I don't remember anything of the cycle beyond this except for latching on to Dan's back wheel as he acted the wind break for me, pulling me into Cedar Springs. I tuned everything else out but that wheel in order to actually make it to where we decided to camp that night. Except that where we thought the national, campable forest started wasn't and all we can see is POSTED: NO TRESPASSING signs. We go another 6 or 7 miles beyond where we wanted to stop and finally pass another abandoned, creepy, ivy-conquered house and decide to just camp in the flat area behind its barn because, well, who could possibly mind? The grass back there is tall and full of spiders which is hard for Jenn to take but we get our tents up and start on supper well before the light starts fading. We don't have water to cook with so Dan cycles down the street a bit to an inhabited house to beg a gallon of water off someone. Turns out it's an old lady living alone and Dan is pretty sure she's super scared of him but she does fill up our canteen in her kitchen while he waits outside on the porch. Hot links, canned spinach, kidney beans, and rice it is.
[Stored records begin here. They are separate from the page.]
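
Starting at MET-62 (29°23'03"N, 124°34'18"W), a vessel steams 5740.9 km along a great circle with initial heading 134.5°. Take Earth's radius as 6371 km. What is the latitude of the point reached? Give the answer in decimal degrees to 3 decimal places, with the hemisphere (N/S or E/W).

MET-62: φ = +29.38417°, λ = -124.57167°
δ = d/R = 5740.9/6371 = 0.901099 rad
φ₂ = arcsin(sin φ₁ cos δ + cos φ₁ sin δ cos θ)
   = arcsin(0.49066·0.62075 + 0.87135·0.78401·-0.70091) = -10.03472°
λ₂ = λ₁ + atan2(sin θ sin δ cos φ₁, cos δ − sin φ₁ sin φ₂) = -89.96898°

10.035°S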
We eat our fill and then all retire to sleep. There's no phone signal and I'm exhausted so I crash pretty hard, waking up later only as it gets colder so that I can wiggle into my sleeping bag.

Tomorrow hopefully my muscles will calm down and I can actually enjoy myself.

pax.

--
today's numbers
distance: 67 mi
riding time: 6 hrs 37 min
avg speed: 10.1 mph
max speed: 37 mph
total trip: 631.3 mi
--

Today's featured guest cyclist:

Brian riding Flagondry

1 comment:

  1. Oh, bummer. I hope you start feeling better soon.